En su afán de censurar la cultura burguesa, Hans Magnus Enzensberger incurre en un error muy común entre la burguesía: la inversión o confusión de medios y fines. Sin pretender que el fin justifique los medios, podemos afirmar que todo medio honrado es legítimo si mejora el estado de cosas. Quien aprende lo que no sabía da un paso hacia adelante, y no hacia atrás. No le debe asustar que ese adelanto le complique la vida o le exponga a peligros insospechados. Es mucho más probable que la adquisición de nuevos medios le salve del peligro, que fomente en él la memoria o la tenacidad que Enzensberger asigna al literato... y al analfabeto.
Nadie negará la potencia y omnipresencia de la contracultura de masas. Pero el anhelo humano de libertad nos está resultando mucho más elástico y resistente de lo que creíamos. Poco favor le haríamos al esclavo de la retórica comercial y administrativa si le priváramos de la ocasión de convertirla en verbo, en discurso propio, o si dudásemos de su capacidad de realizar esa metamorfosis.
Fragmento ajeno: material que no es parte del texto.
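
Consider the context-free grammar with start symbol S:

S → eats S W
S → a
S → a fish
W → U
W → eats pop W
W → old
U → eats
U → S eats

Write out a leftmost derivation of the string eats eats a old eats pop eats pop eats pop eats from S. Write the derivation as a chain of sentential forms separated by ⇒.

S ⇒ eats S W ⇒ eats eats S W W ⇒ eats eats a W W ⇒ eats eats a old W ⇒ eats eats a old eats pop W ⇒ eats eats a old eats pop eats pop W ⇒ eats eats a old eats pop eats pop eats pop W ⇒ eats eats a old eats pop eats pop eats pop U ⇒ eats eats a old eats pop eats pop eats pop eats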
Como decía nuestro gran poeta Jorge Manrique, "este mundo bueno fue/ si bien usásemos de él". Todo es cuestión de uso, es decir, de elección. Con el mismo léxico alemán se compusieron los poemas de Goethe y las arengas de Hitler. Y esto demuestra lo contrario de lo que aventura Hans Magnus Enzensberger. Demuestra que las posibilidades del alfabeto son ilimitadas, y que debe ponerse, por tanto, al alcance de todos.